Welcome to WebmasterWorld Guest from 184.108.40.206
I ,too, noticed this site today. I set up a bot trap on my site specifically to capture and ban robots that do not follow the robots.txt standard.
The trap sent the following string via e-mail:
A bad robot hit (snipped URL) 2004-10-13 (Wed) 06:54:51 address is 220.127.116.11, agent is Faxobot/1.0
Now if you visit the above mentioned folder you will be banned automatically by my site so please don't click on the link above. ;)
Here's the article that I used to set up the trap, well worth the read for any Web Admin. Examples scripts include a PHP method and a .htaccess method.
It will automate the process of banning bad bots from your site.
[edited by: volatilegx at 2:00 pm (utc) on Oct. 14, 2004]
[edit reason] removed URL [/edit]
The IP Number switch took exactly two seconds.

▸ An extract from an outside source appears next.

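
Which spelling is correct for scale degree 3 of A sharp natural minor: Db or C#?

C#

Each scale degree takes a distinct letter name. Degree 3 of a scale on A must use the letter C.
C# and Db are enharmonically the same pitch, but only C# uses the letter C, so it is the correct spelling here.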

The banned crawl in which it was being fed 403s, ran between two and eight seconds per file.
After the IP Number switch ( From 18.104.22.168 to 22.214.171.124 ), it ran at roughly the same speed, only this time it requested the same file ( over and over again ) as many as six times over a span of one minute.
All in all, I'd say a ballpark average would be one file ever 2-3 seconds.
And the list goes on. They were all different pages though.
126.96.36.199 - - [21/Dec/2004:14:28:07 -0800] "HEAD /Blahblah.html HTTP/1.0" 403 0 "http://MyRootURL.com/" "Faxobot/1.0"
188.8.131.52 - - [21/Dec/2004:14:28:14 -0800] "HEAD /Blahblah.html HTTP/1.0" 200 0 "http://MyRootURL.com/" "Faxobot/1.0"
Tripped the trap with the first IP Number. Once it got tired of being fed 403s, it switched IP Numbers ( again ) continuing on without incident.